Na de uitgang kom ik over een pad met aan weerszijden honderden beelden van mannen. Het blijken de vijfhonderd discipelen van Boeddha voor te stellen, een bonte verzameling persoonlijkheden waarvan er geen een dezelfde is. Heel bijzonder!
Nu moet ik een keuze maken: links naar de kabelbaan of rechts met de benenwagen. Ik besluit dat ik de berg nog wel af kan lopen en huppel naar beneden richting, Daikō-ji, tempel 67. Om die voor vijven te kunnen halen, moet ik bijna gaan rennen, wat niet echt lekker is met een rugzak. Ik logeer niet al te ver van deze tempel en besluit dat ik altijd de volgende dag nog even kan teruglopen als het niet lukt.
Als ik aankom om vijf over vijf, is het loket nog geopend.
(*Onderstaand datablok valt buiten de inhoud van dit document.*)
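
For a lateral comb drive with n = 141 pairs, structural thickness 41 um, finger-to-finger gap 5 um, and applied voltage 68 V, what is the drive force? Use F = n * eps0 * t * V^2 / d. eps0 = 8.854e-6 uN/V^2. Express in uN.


Step 1: Parameters: n=141, eps0=8.854e-6 uN/V^2, t=41 um, V=68 V, d=5 um
Step 2: V^2 = 4624
Step 3: F = 141 * 8.854e-6 * 41 * 4624 / 5
F = 47.336 uN


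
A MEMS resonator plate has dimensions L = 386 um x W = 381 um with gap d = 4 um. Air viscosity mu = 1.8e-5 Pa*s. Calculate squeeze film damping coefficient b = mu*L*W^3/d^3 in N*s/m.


Step 1: Convert to SI.
L = 386e-6 m, W = 381e-6 m, d = 4e-6 m
Step 2: W^3 = (381e-6)^3 = 5.53e-11 m^3
Step 3: d^3 = (4e-6)^3 = 6.40e-17 m^3
Step 4: b = 1.8e-5 * 386e-6 * 5.53e-11 / 6.40e-17
b = 6.00e-03 N*s/m


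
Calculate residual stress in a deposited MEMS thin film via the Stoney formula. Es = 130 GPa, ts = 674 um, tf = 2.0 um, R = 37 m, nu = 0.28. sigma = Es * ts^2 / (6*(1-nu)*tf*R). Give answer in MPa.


Step 1: Compute numerator: Es * ts^2 = 130 * 674^2 = 59055880 (GPa*um^2)
Step 2: Compute denominator (R in um): 6*(1-nu)*tf*R = 6*0.72*2.0*37e6 = 319680000.0 (um^2)
Step 3: sigma (GPa) = 59055880 / 319680000.0 = 1.84734e-01 GPa
Step 4: Convert to MPa (x1000): sigma = 184.7 MPa


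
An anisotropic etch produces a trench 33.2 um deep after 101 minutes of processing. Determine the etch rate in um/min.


Step 1: Etch rate = depth / time
Step 2: rate = 33.2 / 101
rate = 0.329 um/min


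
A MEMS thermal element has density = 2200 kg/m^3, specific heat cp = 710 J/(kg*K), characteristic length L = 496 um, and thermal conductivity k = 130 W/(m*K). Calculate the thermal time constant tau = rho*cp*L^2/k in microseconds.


Step 1: Convert L to m: L = 496e-6 m
Step 2: L^2 = (496e-6)^2 = 2.46016e-07 m^2
Step 3: tau = 2200 * 710 * 2.46016e-07 / 130 = 2.95597686e-03 s
Step 4: Convert to microseconds (multiply by 1e6).
tau = 2955.977 us


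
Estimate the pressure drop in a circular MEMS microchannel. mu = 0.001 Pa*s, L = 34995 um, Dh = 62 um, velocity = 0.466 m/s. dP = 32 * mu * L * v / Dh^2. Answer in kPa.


Step 1: Convert to SI: L = 34995e-6 m, Dh = 62e-6 m
Step 2: dP = 32 * 0.001 * 34995e-6 * 0.466 / (62e-6)^2
Step 3: dP = 135755.84 Pa
Step 4: Convert to kPa: dP = 135.76 kPa


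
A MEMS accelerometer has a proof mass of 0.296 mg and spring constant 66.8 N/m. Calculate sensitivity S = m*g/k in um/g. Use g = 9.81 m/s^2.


Step 1: Convert mass: m = 0.296 mg = 2.96e-07 kg
Step 2: S = m * g / k = 2.96e-07 * 9.81 / 66.8
Step 3: S = 4.35e-08 m/g
Step 4: Convert to um/g: S = 0.043 um/g


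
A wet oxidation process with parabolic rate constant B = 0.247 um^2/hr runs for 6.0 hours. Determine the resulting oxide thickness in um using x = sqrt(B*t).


Step 1: Compute B*t = 0.247 * 6.0 = 1.482
Step 2: x = sqrt(1.482)
x = 1.217 um


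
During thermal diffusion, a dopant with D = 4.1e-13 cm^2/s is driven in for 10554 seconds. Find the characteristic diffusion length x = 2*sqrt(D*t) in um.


Step 1: Compute D*t = 4.1e-13 * 10554 = 4.32714e-09 cm^2
Step 2: sqrt(D*t) = 6.5781e-05 cm
Step 3: x = 2 * 6.5781e-05 cm = 1.31562e-04 cm
Step 4: Convert to um (1 cm = 1e4 um): x = 1.316 um


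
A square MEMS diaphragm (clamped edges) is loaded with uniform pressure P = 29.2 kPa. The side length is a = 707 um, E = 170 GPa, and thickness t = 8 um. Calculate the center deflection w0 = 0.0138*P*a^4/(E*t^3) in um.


Step 1: Convert pressure to compatible units (E is in GPa, so P in GPa).
P = 29.2 kPa = 29.2e-6 GPa
Step 2: Compute numerator: 0.0138 * P * a^4.
a^4 = 707^4 = 249849022801
numerator = 0.0138 * 29.2e-6 * 249849022801 = 1.006792e+05
Step 3: Compute denominator: E * t^3 = 170 * 8^3 = 87040
Step 4: w0 = numerator / denominator = 1.006792e+05 / 87040 = 1.1567 um


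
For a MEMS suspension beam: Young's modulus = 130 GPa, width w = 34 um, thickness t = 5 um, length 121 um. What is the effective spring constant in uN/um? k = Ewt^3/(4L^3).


Step 1: Convert E to consistent units (1 GPa = 1000 uN/um^2).
E = 130 GPa = 130000 uN/um^2
Step 2: Compute t^3 = 5^3 = 125
Step 3: Compute L^3 = 121^3 = 1771561
Step 4: k = 130000 * 34 * 125 / (4 * 1771561)
k = 77.968 uN/um


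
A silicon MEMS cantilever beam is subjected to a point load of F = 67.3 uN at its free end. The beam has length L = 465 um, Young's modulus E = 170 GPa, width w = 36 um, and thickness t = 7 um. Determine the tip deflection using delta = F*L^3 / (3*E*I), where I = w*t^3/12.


Step 1: Calculate the second moment of area.
I = w * t^3 / 12 = 36 * 7^3 / 12 = 1029.0 um^4
Step 2: Convert E to consistent units (1 GPa = 1000 uN/um^2).
E = 170 GPa = 170000 uN/um^2
Step 3: Calculate tip deflection.
delta = F * L^3 / (3 * E * I)
delta = 67.3 * 465^3 / (3 * 170000 * 1029.0)
delta = 12.894 um


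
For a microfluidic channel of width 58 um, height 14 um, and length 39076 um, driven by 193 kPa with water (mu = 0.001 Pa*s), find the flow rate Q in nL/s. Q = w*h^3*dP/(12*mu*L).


Step 1: Convert all dimensions to SI (meters).
w = 58e-6 m, h = 14e-6 m, L = 39076e-6 m, dP = 193e3 Pa
Step 2: Q = w * h^3 * dP / (12 * mu * L)
Q = 58e-6 * (14e-6)^3 * 193e3 / (12 * 0.001 * 39076e-6) = 6.550554e-11 m^3/s
Step 3: Convert Q from m^3/s to nL/s (1 m^3 = 1e12 nL, so multiply by 1e12).
Q = 65.506 nL/s


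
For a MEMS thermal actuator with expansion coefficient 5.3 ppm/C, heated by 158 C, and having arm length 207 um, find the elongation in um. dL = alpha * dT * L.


Step 1: Convert CTE: alpha = 5.3 ppm/C = 5.3e-6 /C
Step 2: dL = 5.3e-6 * 158 * 207
dL = 0.1733 um


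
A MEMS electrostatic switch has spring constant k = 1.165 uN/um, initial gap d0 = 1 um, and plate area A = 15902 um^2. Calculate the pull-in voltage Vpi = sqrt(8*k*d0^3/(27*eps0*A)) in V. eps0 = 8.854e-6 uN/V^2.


Step 1: Compute numerator: 8 * k * d0^3 = 8 * 1.165 * 1^3 = 9.32
Step 2: Compute denominator: 27 * eps0 * A = 27 * 8.854e-6 * 15902 = 3.8015
Step 3: Vpi = sqrt(9.32 / 3.8015)
Vpi = 1.57 V


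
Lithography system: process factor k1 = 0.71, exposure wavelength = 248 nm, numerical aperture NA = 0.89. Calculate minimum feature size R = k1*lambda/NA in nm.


Step 1: Identify values: k1 = 0.71, lambda = 248 nm, NA = 0.89
Step 2: R = k1 * lambda / NA
R = 0.71 * 248 / 0.89
R = 197.8 nm


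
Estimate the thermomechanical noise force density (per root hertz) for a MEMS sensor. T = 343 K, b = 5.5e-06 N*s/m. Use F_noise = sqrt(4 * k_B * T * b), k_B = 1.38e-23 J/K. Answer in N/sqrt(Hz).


Step 1: Compute 4 * k_B * T * b
= 4 * 1.38e-23 * 343 * 5.5e-06
= 1.0413e-25 N^2/Hz
Step 2: F_noise = sqrt(1.0413e-25)
F_noise = 3.23e-13 N/sqrt(Hz)


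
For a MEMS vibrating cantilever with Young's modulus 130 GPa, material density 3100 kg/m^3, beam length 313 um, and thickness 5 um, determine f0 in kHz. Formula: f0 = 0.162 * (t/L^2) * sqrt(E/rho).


Step 1: Convert units to SI.
t_SI = 5e-6 m, L_SI = 313e-6 m
Step 2: Calculate sqrt(E/rho).
sqrt(130e9 / 3100) = 6475.76 m/s
Step 3: Compute f0.
f0 = 0.162 * 5e-6 / (313e-6)^2 * 6475.76 = 53541.1 Hz = 53.54 kHz


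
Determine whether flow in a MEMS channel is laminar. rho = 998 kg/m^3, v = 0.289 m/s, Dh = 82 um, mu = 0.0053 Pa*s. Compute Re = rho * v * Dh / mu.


Step 1: Convert Dh to meters: Dh = 82e-6 m
Step 2: Re = rho * v * Dh / mu
Re = 998 * 0.289 * 82e-6 / 0.0053
Re = 4.462
Since Re = 4.462 is below ~2300, the flow is laminar.


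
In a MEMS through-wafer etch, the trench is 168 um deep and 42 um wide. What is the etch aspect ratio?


Step 1: AR = depth / width
Step 2: AR = 168 / 42
AR = 4.0


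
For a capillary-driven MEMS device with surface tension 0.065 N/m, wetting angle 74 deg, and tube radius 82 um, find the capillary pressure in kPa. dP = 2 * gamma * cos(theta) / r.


Step 1: cos(74 deg) = 0.2756
Step 2: Convert r to m: r = 82e-6 m
Step 3: dP = 2 * 0.065 * 0.2756 / 82e-6 = 436.9 Pa
Step 4: Convert Pa to kPa (divide by 1000).
dP = 0.44 kPa


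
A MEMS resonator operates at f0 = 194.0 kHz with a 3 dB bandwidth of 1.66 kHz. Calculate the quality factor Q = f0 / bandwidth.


Step 1: Q = f0 / bandwidth
Step 2: Q = 194.0 / 1.66
Q = 116.9


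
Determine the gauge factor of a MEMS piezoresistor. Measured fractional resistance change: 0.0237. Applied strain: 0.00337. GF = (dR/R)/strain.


Step 1: Identify values.
dR/R = 0.0237, strain = 0.00337
Step 2: GF = (dR/R) / strain = 0.0237 / 0.00337
GF = 7.0


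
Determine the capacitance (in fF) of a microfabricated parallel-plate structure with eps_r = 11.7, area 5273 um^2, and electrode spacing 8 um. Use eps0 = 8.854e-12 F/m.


Step 1: Convert area to m^2: A = 5273e-12 m^2
Step 2: Convert gap to m: d = 8e-6 m
Step 3: C = eps0 * eps_r * A / d
C = 8.854e-12 * 11.7 * 5273e-12 / 8e-6
Step 4: Convert to fF (multiply by 1e15).
C = 68.28 fF


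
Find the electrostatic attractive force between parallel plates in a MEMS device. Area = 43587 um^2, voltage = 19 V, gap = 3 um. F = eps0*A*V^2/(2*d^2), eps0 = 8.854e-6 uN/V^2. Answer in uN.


Step 1: Identify parameters.
eps0 = 8.854e-6 uN/V^2, A = 43587 um^2, V = 19 V, d = 3 um
Step 2: Compute V^2 = 19^2 = 361
Step 3: Compute d^2 = 3^2 = 9
Step 4: F = 0.5 * 8.854e-6 * 43587 * 361 / 9
F = 7.74 uN


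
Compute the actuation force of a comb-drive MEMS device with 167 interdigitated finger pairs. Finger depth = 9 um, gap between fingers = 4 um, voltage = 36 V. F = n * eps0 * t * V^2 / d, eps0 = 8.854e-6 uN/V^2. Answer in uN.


Step 1: Parameters: n=167, eps0=8.854e-6 uN/V^2, t=9 um, V=36 V, d=4 um
Step 2: V^2 = 1296
Step 3: F = 167 * 8.854e-6 * 9 * 1296 / 4
F = 4.312 uN


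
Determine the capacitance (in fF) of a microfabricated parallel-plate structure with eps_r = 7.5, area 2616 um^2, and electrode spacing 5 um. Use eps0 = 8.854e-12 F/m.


Step 1: Convert area to m^2: A = 2616e-12 m^2
Step 2: Convert gap to m: d = 5e-6 m
Step 3: C = eps0 * eps_r * A / d
C = 8.854e-12 * 7.5 * 2616e-12 / 5e-6
Step 4: Convert to fF (multiply by 1e15).
C = 34.74 fF


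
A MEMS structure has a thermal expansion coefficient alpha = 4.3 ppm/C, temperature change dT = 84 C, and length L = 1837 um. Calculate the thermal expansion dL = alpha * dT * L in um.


Step 1: Convert CTE: alpha = 4.3 ppm/C = 4.3e-6 /C
Step 2: dL = 4.3e-6 * 84 * 1837
dL = 0.6635 um


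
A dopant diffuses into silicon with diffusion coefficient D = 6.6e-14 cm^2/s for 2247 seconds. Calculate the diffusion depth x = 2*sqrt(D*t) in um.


Step 1: Compute D*t = 6.6e-14 * 2247 = 1.48302e-10 cm^2
Step 2: sqrt(D*t) = 1.2178e-05 cm
Step 3: x = 2 * 1.2178e-05 cm = 2.4356e-05 cm
Step 4: Convert to um (1 cm = 1e4 um): x = 0.244 um


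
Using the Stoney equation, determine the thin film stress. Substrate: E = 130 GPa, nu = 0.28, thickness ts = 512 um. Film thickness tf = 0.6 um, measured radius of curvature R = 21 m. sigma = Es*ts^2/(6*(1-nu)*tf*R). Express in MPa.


Step 1: Compute numerator: Es * ts^2 = 130 * 512^2 = 34078720 (GPa*um^2)
Step 2: Compute denominator (R in um): 6*(1-nu)*tf*R = 6*0.72*0.6*21e6 = 54432000.0 (um^2)
Step 3: sigma (GPa) = 34078720 / 54432000.0 = 6.26079e-01 GPa
Step 4: Convert to MPa (x1000): sigma = 626.1 MPa


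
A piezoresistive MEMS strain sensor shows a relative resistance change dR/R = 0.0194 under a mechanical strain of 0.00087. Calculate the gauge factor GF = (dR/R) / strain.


Step 1: Identify values.
dR/R = 0.0194, strain = 0.00087
Step 2: GF = (dR/R) / strain = 0.0194 / 0.00087
GF = 22.3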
Ik leg m’n stemeplrol en geld neer en verken het compacte maar mooie tempelcomplex. In een van de tempels is een monnik de dag aan het afsluiten met het reciteren van soetra’s. Magisch! Als hij even later het loket wil sluiten, sta ik voor zijn neus en smeek hem om een stempel. Hij kijkt me nors aan en wijst op de klok. ‘Ik weet het’, zeg ik, ‘maar het was een lange, zware dag’. Hij wrijft over z’n hart en tekent. Ik arrigato gozaimasu duizendmaal.
Na een dag van bijna zesendertig kilometer op de teller bereik ik m’n slaapplek. Morgen maar eens wat minder meters maken…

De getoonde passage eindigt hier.